Б.Б. умел написать стихотворение, но понимал, что Квашнин умеет лучше. Как любой, кто нюхнул поэзии, но не был поэтом, Б.Б. не знал, что она такое, но знал, что — не она. На ум приходили критики начала века, указывавшие поэтам, что такой напиток, как снежное вино — нонсенс и что влюбляться в холодный мех — противоестественно. В Ленинграде широковещательно — а по интеллигентским арыкам и в Москве — Квашнина всерьез ставили рядом с Бродским; дескать, что тот там, то этот здесь. У него были ученики, последователи, его кредо формулировали литературоведы, писали об особенностях его стиля. А если дурака не валять, то ученики, последователи, литературоведы и подавляющее большинство его читателей всеми силами души хотели бы, чтобы поэзия была именно такая, чтобы это и была поэзия. Вместе с Квашниным они опровергали частные случаи конечного и возможного: строчки, жесты, поступки, мысли, не посягая на бесконечное и невозможное — просто не имея о нем представления. «Знали б вы, в какие бездны я глядел, в какие беды» — писал Квашнин, и этого откровения, и этого знания про бездны и беды было в самый раз, а то, что никаких конкретных бездн и бед не предъявлялось, вызывало только благодарность к поэту.

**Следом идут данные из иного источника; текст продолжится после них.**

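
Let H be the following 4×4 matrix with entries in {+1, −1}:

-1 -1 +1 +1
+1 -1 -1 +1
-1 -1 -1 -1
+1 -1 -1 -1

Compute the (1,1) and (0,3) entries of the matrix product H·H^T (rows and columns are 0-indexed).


Row 0 of H: [-1, -1, 1, 1].
Row 1 of H: [1, -1, -1, 1].
Row 3 of H: [1, -1, -1, -1].
(H·H^T)[1][1] = Σ_j H[1][j]·H[1][j] = (1)² + (-1)² + (-1)² + (1)² = 1 + 1 + 1 + 1 = 4.
(H·H^T)[0][3] = Σ_j H[0][j]·H[3][j] = (-1)·(1) + (-1)·(-1) + (1)·(-1) + (1)·(-1) = -1 + 1 + -1 + -1 = -2.
Rows 0 and 3 are not orthogonal (dot product = -2 ≠ 0), so H is not a Hadamard matrix.

(1,1) entry = 4; (0,3) entry = -2.


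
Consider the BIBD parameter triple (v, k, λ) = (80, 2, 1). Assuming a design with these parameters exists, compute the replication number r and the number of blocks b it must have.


Any 2-(v, k, λ) BIBD satisfies two necessary conditions:
  (i)  Each point sits in r blocks, and counting incidences through any fixed point gives r(k − 1) = λ(v − 1), so r = λ(v − 1)/(k − 1).
  (ii) Total incidences bk = vr, so b = vr/k.
Step 1: r = λ(v − 1)/(k − 1) = 1·(80 − 1)/(2 − 1) = 1·79/1 = 79/1 = 79.
Step 2: b = vr/k = 80·79/2 = 6320/2 = 3160.
Check integrality: r = 79 ∈ Z ✓, b = 3160 ∈ Z ✓.
(These identities are necessary conditions: they determine r and b for any design with these parameters, but do not by themselves prove that one exists.)

r = 79, b = 3160.


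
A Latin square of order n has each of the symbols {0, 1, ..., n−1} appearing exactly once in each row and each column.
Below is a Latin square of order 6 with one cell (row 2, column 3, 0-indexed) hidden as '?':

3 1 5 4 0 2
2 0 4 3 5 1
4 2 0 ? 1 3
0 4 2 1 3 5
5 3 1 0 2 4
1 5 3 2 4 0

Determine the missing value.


Row 2 contains symbols [0, 1, 2, 3, 4] — missing [5].
Column 3 contains symbols [0, 1, 2, 3, 4] — missing [5].
The missing symbol must appear in both missing sets; intersection = [5].
Therefore the hidden value is 5.

Missing value = 5.


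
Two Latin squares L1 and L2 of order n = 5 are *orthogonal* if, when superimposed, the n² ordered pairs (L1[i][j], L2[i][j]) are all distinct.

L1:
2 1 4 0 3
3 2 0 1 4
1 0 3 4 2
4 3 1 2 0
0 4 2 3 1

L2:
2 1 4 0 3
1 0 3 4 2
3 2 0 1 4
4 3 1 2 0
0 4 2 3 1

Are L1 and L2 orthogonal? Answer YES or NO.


Form the n² = 25 superimposed pairs (L1[i][j], L2[i][j]), row by row (rows and columns indexed from 0):
row 0: (2,2) (1,1) (4,4) (0,0) (3,3)
row 1: (3,1) (2,0) (0,3) (1,4) (4,2)
row 2: (1,3) (0,2) (3,0) (4,1) (2,4)
row 3: (4,4) (3,3) (1,1) (2,2) (0,0)
row 4: (0,0) (4,4) (2,2) (3,3) (1,1)
Orthogonality requires all 25 pairs distinct.
But the pair (4,4) repeats: cell (0,2) has L1 = 4, L2 = 4, and cell (3,0) has L1 = 4, L2 = 4.
A repeated pair means some other pair never occurs (only 15 distinct pairs out of 25), so the squares are not orthogonal.
Conclusion: NO.

NO


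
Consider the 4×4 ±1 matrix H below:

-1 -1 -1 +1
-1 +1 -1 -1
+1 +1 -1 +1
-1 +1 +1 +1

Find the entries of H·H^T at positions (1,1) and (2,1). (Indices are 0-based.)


Row 1 of H: [-1, 1, -1, -1].
Row 2 of H: [1, 1, -1, 1].
(H·H^T)[1][1] = Σ_j H[1][j]·H[1][j] = (-1)² + (1)² + (-1)² + (-1)² = 1 + 1 + 1 + 1 = 4.
(H·H^T)[2][1] = Σ_j H[2][j]·H[1][j] = (1)·(-1) + (1)·(1) + (-1)·(-1) + (1)·(-1) = -1 + 1 + 1 + -1 = 0.
So rows 2 and 1 are orthogonal; the diagonal entry equals n = 4.

(1,1) entry = 4; (2,1) entry = 0.


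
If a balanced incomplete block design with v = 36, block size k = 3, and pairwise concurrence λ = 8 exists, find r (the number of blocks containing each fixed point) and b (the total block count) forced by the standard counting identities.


Any 2-(v, k, λ) BIBD satisfies two necessary conditions:
  (i)  Each point sits in r blocks, and counting incidences through any fixed point gives r(k − 1) = λ(v − 1), so r = λ(v − 1)/(k − 1).
  (ii) Total incidences bk = vr, so b = vr/k.
Step 1: r = λ(v − 1)/(k − 1) = 8·(36 − 1)/(3 − 1) = 8·35/2 = 280/2 = 140.
Step 2: b = vr/k = 36·140/3 = 5040/3 = 1680.
Check integrality: r = 140 ∈ Z ✓, b = 1680 ∈ Z ✓.
(These identities are necessary conditions: they determine r and b for any design with these parameters, but do not by themselves prove that one exists.)

r = 140, b = 1680.


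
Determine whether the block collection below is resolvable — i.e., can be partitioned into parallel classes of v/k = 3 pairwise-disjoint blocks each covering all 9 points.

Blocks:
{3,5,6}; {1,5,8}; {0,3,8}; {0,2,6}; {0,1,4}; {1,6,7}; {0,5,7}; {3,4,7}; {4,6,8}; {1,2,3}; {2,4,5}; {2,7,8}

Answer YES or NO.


v = 9, block size k = 3, number of blocks = 12.
For resolvability, blocks must partition into parallel classes of size v/k = 3.
Total blocks must therefore be a multiple of 3: 12 = 3·4 + 0 ⇒ divisible ✓.
Greedy packing gives 4 candidate class(es). Each should be a full parallel class (size 3, covers all 9 points).
  Class 1 (3 blocks): {3,5,6}; {0,1,4}; {2,7,8}. Points covered: [0, 1, 2, 3, 4, 5, 6, 7, 8].
  Class 2 (3 blocks): {1,5,8}; {0,2,6}; {3,4,7}. Points covered: [0, 1, 2, 3, 4, 5, 6, 7, 8].
  Class 3 (3 blocks): {0,3,8}; {1,6,7}; {2,4,5}. Points covered: [0, 1, 2, 3, 4, 5, 6, 7, 8].
  Class 4 (3 blocks): {0,5,7}; {4,6,8}; {1,2,3}. Points covered: [0, 1, 2, 3, 4, 5, 6, 7, 8].
All classes full (size 3)? YES. All classes cover every point? YES.
Resolvable? YES.

YES


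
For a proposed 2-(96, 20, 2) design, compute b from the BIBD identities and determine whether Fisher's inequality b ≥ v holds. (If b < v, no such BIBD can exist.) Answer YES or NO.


b = λv(v − 1)/(k(k − 1)) = 2·96·95/(20·19) = 18240/380 = 48.
Compare with v = 96: b < v, so Fisher's inequality fails.

NO


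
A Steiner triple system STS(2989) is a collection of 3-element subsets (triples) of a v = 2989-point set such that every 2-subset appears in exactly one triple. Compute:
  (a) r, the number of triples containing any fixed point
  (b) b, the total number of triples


An STS(v) is a 2-(v, 3, 1) BIBD: block size k = 3, λ = 1.
Replication: r(k − 1) = λ(v − 1) ⇒ r·2 = 2989 − 1 = 2988 ⇒ r = 1494.
Block count: bk = vr ⇒ b·3 = 2989·1494 = 4465566 ⇒ b = 1488522.

r = 1494, b = 1488522.


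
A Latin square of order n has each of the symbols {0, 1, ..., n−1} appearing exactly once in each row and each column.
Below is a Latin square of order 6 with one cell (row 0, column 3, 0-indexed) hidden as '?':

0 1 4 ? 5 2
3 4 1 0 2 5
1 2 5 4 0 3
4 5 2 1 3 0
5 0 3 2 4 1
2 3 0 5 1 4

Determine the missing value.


Row 0 contains symbols [0, 1, 2, 4, 5] — missing [3].
Column 3 contains symbols [0, 1, 2, 4, 5] — missing [3].
The missing symbol must appear in both missing sets; intersection = [3].
Therefore the hidden value is 3.

Missing value = 3.


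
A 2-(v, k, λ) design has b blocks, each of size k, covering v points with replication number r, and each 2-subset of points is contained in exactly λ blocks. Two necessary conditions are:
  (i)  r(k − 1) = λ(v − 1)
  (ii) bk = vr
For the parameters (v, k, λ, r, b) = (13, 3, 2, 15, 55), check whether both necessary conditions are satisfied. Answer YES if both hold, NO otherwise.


Condition (i): r(k − 1) = 15·2 = 30; λ(v − 1) = 2·12 = 24. Match? NO.
Condition (ii): bk = 55·3 = 165; vr = 13·15 = 195. Match? NO.
Both conditions hold? NO.

NO


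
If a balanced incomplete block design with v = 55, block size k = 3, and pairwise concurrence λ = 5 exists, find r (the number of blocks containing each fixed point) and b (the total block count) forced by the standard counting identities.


Any 2-(v, k, λ) BIBD satisfies two necessary conditions:
  (i)  Each point sits in r blocks, and counting incidences through any fixed point gives r(k − 1) = λ(v − 1), so r = λ(v − 1)/(k − 1).
  (ii) Total incidences bk = vr, so b = vr/k.
Step 1: r = λ(v − 1)/(k − 1) = 5·(55 − 1)/(3 − 1) = 5·54/2 = 270/2 = 135.
Step 2: b = vr/k = 55·135/3 = 7425/3 = 2475.
Check integrality: r = 135 ∈ Z ✓, b = 2475 ∈ Z ✓.
(These identities are necessary conditions: they determine r and b for any design with these parameters, but do not by themselves prove that one exists.)

r = 135, b = 2475.


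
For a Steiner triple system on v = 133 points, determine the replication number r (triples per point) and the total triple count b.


An STS(v) is a 2-(v, 3, 1) BIBD: block size k = 3, λ = 1.
Replication: r(k − 1) = λ(v − 1) ⇒ r·2 = 133 − 1 = 132 ⇒ r = 66.
Block count: bk = vr ⇒ b·3 = 133·66 = 8778 ⇒ b = 2926.
(Check via b = v(v − 1)/6 = 133·132/6 = 17556/6 = 2926.)

r = 66, b = 2926.


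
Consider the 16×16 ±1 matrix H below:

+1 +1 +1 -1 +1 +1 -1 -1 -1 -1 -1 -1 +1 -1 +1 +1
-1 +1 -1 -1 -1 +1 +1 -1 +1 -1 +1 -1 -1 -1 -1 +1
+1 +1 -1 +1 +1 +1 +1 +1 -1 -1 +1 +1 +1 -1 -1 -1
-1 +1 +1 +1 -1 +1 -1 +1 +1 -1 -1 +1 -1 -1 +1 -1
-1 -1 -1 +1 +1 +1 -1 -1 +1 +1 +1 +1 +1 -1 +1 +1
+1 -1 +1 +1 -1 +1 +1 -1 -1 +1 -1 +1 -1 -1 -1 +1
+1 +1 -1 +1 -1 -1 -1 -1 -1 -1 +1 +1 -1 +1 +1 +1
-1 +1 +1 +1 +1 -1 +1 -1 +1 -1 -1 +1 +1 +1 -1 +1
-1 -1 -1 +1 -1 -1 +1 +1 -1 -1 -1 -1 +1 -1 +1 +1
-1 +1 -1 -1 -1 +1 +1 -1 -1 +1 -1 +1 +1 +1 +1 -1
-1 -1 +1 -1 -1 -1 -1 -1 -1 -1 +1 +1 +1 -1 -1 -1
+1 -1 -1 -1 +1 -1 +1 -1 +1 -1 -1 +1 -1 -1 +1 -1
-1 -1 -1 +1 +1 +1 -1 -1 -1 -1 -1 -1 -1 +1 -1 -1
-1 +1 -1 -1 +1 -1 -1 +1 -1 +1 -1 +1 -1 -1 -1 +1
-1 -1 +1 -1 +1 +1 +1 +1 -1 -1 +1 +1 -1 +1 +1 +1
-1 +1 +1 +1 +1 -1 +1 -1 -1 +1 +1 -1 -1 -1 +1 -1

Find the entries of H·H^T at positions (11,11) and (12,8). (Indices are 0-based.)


Row 8 of H: [-1, -1, -1, 1, -1, -1, 1, 1, -1, -1, -1, -1, 1, -1, 1, 1].
Row 11 of H: [1, -1, -1, -1, 1, -1, 1, -1, 1, -1, -1, 1, -1, -1, 1, -1].
Row 12 of H: [-1, -1, -1, 1, 1, 1, -1, -1, -1, -1, -1, -1, -1, 1, -1, -1].
(H·H^T)[11][11] = Σ_j H[11][j]·H[11][j] = (1)² + (-1)² + (-1)² + (-1)² + (1)² + (-1)² + (1)² + (-1)² + (1)² + (-1)² + (-1)² + (1)² + (-1)² + (-1)² + (1)² + (-1)² = 1 + 1 + 1 + 1 + 1 + 1 + 1 + 1 + 1 + 1 + 1 + 1 + 1 + 1 + 1 + 1 = 16.
(H·H^T)[12][8] = Σ_j H[12][j]·H[8][j] = (-1)·(-1) + (-1)·(-1) + (-1)·(-1) + (1)·(1) + (1)·(-1) + (1)·(-1) + (-1)·(1) + (-1)·(1) + (-1)·(-1) + (-1)·(-1) + (-1)·(-1) + (-1)·(-1) + (-1)·(1) + (1)·(-1) + (-1)·(1) + (-1)·(1) = 1 + 1 + 1 + 1 + -1 + -1 + -1 + -1 + 1 + 1 + 1 + 1 + -1 + -1 + -1 + -1 = 0.
So rows 12 and 8 are orthogonal; the diagonal entry equals n = 16.

(11,11) entry = 16; (12,8) entry = 0.


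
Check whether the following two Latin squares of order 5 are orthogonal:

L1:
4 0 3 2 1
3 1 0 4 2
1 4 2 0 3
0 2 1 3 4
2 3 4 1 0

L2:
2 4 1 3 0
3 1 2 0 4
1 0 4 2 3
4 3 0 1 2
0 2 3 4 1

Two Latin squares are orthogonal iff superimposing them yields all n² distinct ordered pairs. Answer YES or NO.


Form the n² = 25 superimposed pairs (L1[i][j], L2[i][j]), row by row (rows and columns indexed from 0):
row 0: (4,2) (0,4) (3,1) (2,3) (1,0)
row 1: (3,3) (1,1) (0,2) (4,0) (2,4)
row 2: (1,1) (4,0) (2,4) (0,2) (3,3)
row 3: (0,4) (2,3) (1,0) (3,1) (4,2)
row 4: (2,0) (3,2) (4,3) (1,4) (0,1)
Orthogonality requires all 25 pairs distinct.
But the pair (1,1) repeats: cell (1,1) has L1 = 1, L2 = 1, and cell (2,0) has L1 = 1, L2 = 1.
A repeated pair means some other pair never occurs (only 15 distinct pairs out of 25), so the squares are not orthogonal.
Conclusion: NO.

NO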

Конфликты и судороги надоели, кровь и грязь, никуда не денешься, были, то есть даже есть, но в искусстве они должны стать знаками, эстетическими знаками. Ни в одном общественном туалете ни одна чистота не удовлетворяла Квашнина, и в «Звезде» Б. Б. поймал брезгливую, недовольную гримасу на его лице в тот миг, когда он локтем закрывал белоснежную дверь журнальной уборной. В общем-то, Б.Б. было плевать, как и что Миша Квашнин пишет и какое место в системе пишущих занимает, но что-то если не пело, то по крайней мере попискивало у Б.Б. внутри, что-то с той давней поры, когда он мальчиком подставлял ухо под стихи молодых старших, которые не обращали на него внимания, ни разу не спросили, сочиняет ли он сам, больше-меньше унижали, но достоверностью и свежестью звука формировали ему слуховой аппарат, раз навсегда настроив на поэзию эту звенящую в нем струнку. Квашнин прочитал:
Жена, нося тугие кителя,
ремни и гетры, прибавляет в шарме,
и даже плащ «шанель» ее — а-ля
шинель. Как будто я живу в казарме.
Б.Б. подумал, что бы сделал с этим Катулл, или Бертран де Борн, или Донн, или, в конце концов, Куз-мин, каким пропиталось бы это дурманным настоем мускуса, пота, сбруи, страсти, крепких мужских тел. Поэзия — щедрость и дикость, — чья это строчка? Тарковского? Позднего Заболоцкого? «Ни тени бесконечного, ни намека па невозможное, — точками и тире выписывал независимую от сознания телеграфную ленту писк из-под ребер. — Щедрости — на копейку. Дикости — какая еще дикость? — дикости ноль. Все дрессированное. Вы тут опупели! Вам неправильно сказали, что такое поэзия!» И вдруг Б.Б. дернулся, как во сне, не поняв, думал он все это — или произнес вслух.
* * *
Так что не заладилось у Б.Б. с новой реальностью как сказал после его ухода Квашнин жене, а жена, главный редактор нового журнала «Петербуржанка», назавтра двум своим заместительницам. Словно вирус забрался, он не заметил когда, в сознание, мозг докладывал: занятия, дела, карьера, мысли, соображения — отнюдь не кончены, развиваются, множатся, но жизнь — кончена. Наверное, это и имел он в виду, когда звонил мне по телефону после освобождения, чтобы сказать, что «почти всё позади, хотя почти всё еще впереди». Сорок четыре года, или сколько уже ему там было, сорок пять? — не возраст, да, да, да — для дел, для планов, для положения в жизни. Но жить — не начинать, не проектировать и получать результат, не готовить жизнь, а просто жить вперед, ну потому что живешь, как жил в двадцать, тридцать и даже в сорок накануне посадки, когда и начинал, и проектировал, и готовил с естественностью человека, который как сейчас, например, Миша Квашнин живет и живет, сорок пять лет живет и, значит, будет дальше жить, — поздновато. Вирус неболезненный, но никаким способом, никакими доводами, насмешкой и забытьем не изгоняемый.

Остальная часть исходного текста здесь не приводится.